Конюх смущенно переминался и отводил глаза в сторону от замызганной лошади.

– Я тебя спрашиваю: ты казак, чи кто! Ты как коня бережешь! – наседал на парня Кундрюк, и полная шея его багровела.

Кундрюк был высок, крепкогруд, красное лицо его пересекал глубокий шрам от левого уха вдоль щеки. На летней, наглухо застегнутой гимнастерке виднелось три ряда орденских планок. Кундрюк легко возбуждался, любил покричать, но в сущности был добрым человеком. На селе хорошо помнили, как он, усыновив осиротевшего Мишку Косолапова, возил его в город к профессору и выходил мальца…

– Я тебя спрашиваю, ты почему коня губишь! – в третий раз грозно произнес Кундрюк.

Роман Лукич, выждав немного, подошел к председателю:

– Так что, Захар Иванович, я до тебя с просьбишкой…

– Чего! – резко обратил к нему распаленное лицо Кундрюк.

– С просьбишкой я.

– Ну! – теперь всем телом повернулся председатель.

– Как мы семья служивого – Петро у нас в артиллерии… Дай, Захар Иванович, подводу на день, лес привезти. Хлигелек чисто ссутулился.

Кундрюк свирепо глянул на деда Романа:

– Ишь ты… ссутулился! А у меня кони ссутулились, – и он опять перевел взгляд на парня, стоявшего рядом.

– То исть, я что ж, – неуверенно произнес дед, – я по закону…

Дед Роман медленно начал пятиться и скрылся за воротами. А Захар Иванович продолжал распекать нерадивого парня. Видно, не в добрый час пришел дед Роман: когда председатель распекал за нерадение, он был недоступен, грозен и такое настроение сохранял долго. Через полчаса Кундрюк командовал уже на току, у молотилки:

– Разве так снопы подают!!

Вскочив на воз, тряхнул чубом, потянул вилы у казачки;

– А ну, дай…

Быстрыми точными движениями стал подавать снопы на полок.

Роман Лукич пришел домой хмурый. На вопросы жены не отвечал. Лишь повечеряв, вставая из-за стола, зло сплюнул. Потом нашел помятый синий лист бумаги, карандаш и, помусолив его, стал писать. Работа была непривычная, пальцы плохо слушались.

Утром Роман Лукич был в правлении колхоза, когда сторож Тимоха только начал открывать ставни.

Дед положил на стол председателя исписанный лист, выкурил с Тимохой цигарку и пошел не спеша в колхозную мастерскую помочь.

Вскоре заглянул в правление Кундрюк.
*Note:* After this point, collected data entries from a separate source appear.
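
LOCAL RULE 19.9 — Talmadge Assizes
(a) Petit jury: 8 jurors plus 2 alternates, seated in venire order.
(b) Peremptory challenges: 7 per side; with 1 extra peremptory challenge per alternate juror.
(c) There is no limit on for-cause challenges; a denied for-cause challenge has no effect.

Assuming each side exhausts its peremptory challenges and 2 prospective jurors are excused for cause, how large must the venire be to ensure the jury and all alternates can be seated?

Seats to fill: 8 + 2 alternates = 10.
Peremptories: 7 + 1×2 = 9 per side × 2 sides = 18.
For-cause removals: 2.
Minimum venire: 10 + 18 + 2 = 30.

30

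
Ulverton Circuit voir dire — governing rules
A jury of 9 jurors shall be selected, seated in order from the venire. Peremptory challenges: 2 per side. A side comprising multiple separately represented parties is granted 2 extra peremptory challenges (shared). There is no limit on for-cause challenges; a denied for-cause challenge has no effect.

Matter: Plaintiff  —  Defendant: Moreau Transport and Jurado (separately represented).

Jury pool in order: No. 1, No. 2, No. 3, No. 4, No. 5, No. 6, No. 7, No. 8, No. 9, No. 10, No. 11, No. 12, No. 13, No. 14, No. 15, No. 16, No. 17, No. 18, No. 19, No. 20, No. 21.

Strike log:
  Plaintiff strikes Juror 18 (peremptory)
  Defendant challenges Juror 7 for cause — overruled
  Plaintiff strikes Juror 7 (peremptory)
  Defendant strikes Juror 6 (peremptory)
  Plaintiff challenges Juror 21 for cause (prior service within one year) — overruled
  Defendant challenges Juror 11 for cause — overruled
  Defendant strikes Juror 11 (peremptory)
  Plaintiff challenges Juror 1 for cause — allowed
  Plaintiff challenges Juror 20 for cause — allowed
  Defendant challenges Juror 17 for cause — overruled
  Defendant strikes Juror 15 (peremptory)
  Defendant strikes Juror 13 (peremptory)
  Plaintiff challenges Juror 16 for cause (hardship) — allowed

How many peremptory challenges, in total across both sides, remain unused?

0

Plaintiff allotment: 2. Defendant allotment: 2 base + 2 multi-party = 4.
Plaintiff peremptories used: #18, #7 — 2 (for-cause on #21, #1, #20, #16 don't count).
Defendant peremptories used: #6, #11, #15, #13 — 4 (for-cause on #7, #11, #17 don't count).
Remaining: (2 − 2) + (4 − 4) = 0.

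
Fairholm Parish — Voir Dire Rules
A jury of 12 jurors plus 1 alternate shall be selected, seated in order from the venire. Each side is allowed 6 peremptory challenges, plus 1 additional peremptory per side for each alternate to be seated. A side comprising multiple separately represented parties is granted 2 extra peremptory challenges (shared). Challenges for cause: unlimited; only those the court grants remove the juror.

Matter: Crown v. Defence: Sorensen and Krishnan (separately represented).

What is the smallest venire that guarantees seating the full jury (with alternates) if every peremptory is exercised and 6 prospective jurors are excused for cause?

35

Seats to fill: 12 + 1 alternates = 13.
Peremptories — Crown: 6 + 1×1 = 7; Defence: 6 + 1×1 + 2 = 9; total 16.
For-cause removals: 6.
Minimum venire: 13 + 16 + 6 = 35.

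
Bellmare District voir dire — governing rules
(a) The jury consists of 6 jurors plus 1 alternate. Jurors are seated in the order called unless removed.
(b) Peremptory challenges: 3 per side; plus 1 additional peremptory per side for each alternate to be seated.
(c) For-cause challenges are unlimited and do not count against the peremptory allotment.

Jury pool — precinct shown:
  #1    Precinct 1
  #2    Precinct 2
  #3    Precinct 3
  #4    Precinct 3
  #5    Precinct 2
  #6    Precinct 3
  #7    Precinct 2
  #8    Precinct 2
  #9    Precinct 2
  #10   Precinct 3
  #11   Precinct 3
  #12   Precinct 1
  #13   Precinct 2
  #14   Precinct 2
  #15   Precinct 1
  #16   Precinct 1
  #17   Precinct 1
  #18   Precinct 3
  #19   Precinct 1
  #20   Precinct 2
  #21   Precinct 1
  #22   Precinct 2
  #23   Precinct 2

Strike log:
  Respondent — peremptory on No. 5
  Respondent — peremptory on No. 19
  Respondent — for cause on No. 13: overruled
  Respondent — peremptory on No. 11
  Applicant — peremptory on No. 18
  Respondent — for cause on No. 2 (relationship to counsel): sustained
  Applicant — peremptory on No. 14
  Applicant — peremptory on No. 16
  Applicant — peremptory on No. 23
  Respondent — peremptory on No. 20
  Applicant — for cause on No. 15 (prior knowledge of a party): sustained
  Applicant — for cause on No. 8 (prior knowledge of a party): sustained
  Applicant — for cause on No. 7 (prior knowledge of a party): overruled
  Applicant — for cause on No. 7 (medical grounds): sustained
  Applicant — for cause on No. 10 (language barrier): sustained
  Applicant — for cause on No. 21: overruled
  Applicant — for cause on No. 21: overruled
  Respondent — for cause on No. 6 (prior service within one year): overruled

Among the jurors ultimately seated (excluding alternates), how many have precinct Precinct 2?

1

Removed: #2, #5, #7, #8, #10, #11, #14, #15, #16, #18, #19, #20, #23.
Seated jurors 1–6: #1, #3, #4, #6, #9, #12 (alternates #13 not counted).
Of those, in Precinct 2: #9 → 1.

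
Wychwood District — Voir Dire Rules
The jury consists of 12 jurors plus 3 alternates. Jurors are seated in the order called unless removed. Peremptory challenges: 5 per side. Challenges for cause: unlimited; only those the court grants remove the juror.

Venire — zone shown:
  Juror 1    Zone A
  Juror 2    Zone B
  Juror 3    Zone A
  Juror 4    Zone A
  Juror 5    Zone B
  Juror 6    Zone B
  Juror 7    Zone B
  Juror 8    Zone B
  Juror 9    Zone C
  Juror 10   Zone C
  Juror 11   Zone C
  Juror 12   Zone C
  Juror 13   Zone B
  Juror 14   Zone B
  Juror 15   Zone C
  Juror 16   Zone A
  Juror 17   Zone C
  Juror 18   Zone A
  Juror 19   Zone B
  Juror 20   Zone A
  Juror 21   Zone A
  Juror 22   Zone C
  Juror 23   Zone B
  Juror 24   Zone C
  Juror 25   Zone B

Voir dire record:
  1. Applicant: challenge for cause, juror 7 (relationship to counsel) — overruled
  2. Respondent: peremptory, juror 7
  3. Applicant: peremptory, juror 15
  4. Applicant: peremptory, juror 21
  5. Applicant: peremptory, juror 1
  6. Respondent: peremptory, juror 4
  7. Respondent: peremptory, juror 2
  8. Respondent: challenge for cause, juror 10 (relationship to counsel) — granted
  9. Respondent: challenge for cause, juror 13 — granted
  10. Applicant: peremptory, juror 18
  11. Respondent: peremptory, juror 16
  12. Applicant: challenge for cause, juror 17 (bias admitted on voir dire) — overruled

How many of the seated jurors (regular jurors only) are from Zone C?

5

Removed: #1, #2, #4, #7, #10, #13, #15, #16, #18, #21.
Seated jurors 1–12: #3, #5, #6, #8, #9, #11, #12, #14, #17, #19, #20, #22 (alternates #23, #24, #25 not counted).
Of those, in Zone C: #9, #11, #12, #17, #22 → 5.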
По скрипящим под тяжелым телом половицам подошел он к своему столу, стал перебирать бумаги. Взгляд его задержался на синем листе. Председатель повертел лист, силясь вспомнить, откуда это, прочел:

– «Депутату райсовета товарищу Кундрюку». – Хмыкнул недоуменно, молча пробежал глазами дальше: – «Прошу своего депутата т. Кундрюка подействовать на председателя колхоза „Путь Ильича“, чтобы он оказал заботу о семье воина Советской Армии Лысова…»

Захар Иванович снова хмыкнул. Отложив бумажку подальше от себя, пробурчал:

– Учитель нашелся, агитатор… – Стал рыться в ящике. Но вскоре опять взял в руки синий лист бумаги, усмехнулся: – «Де-пу-та-ту!».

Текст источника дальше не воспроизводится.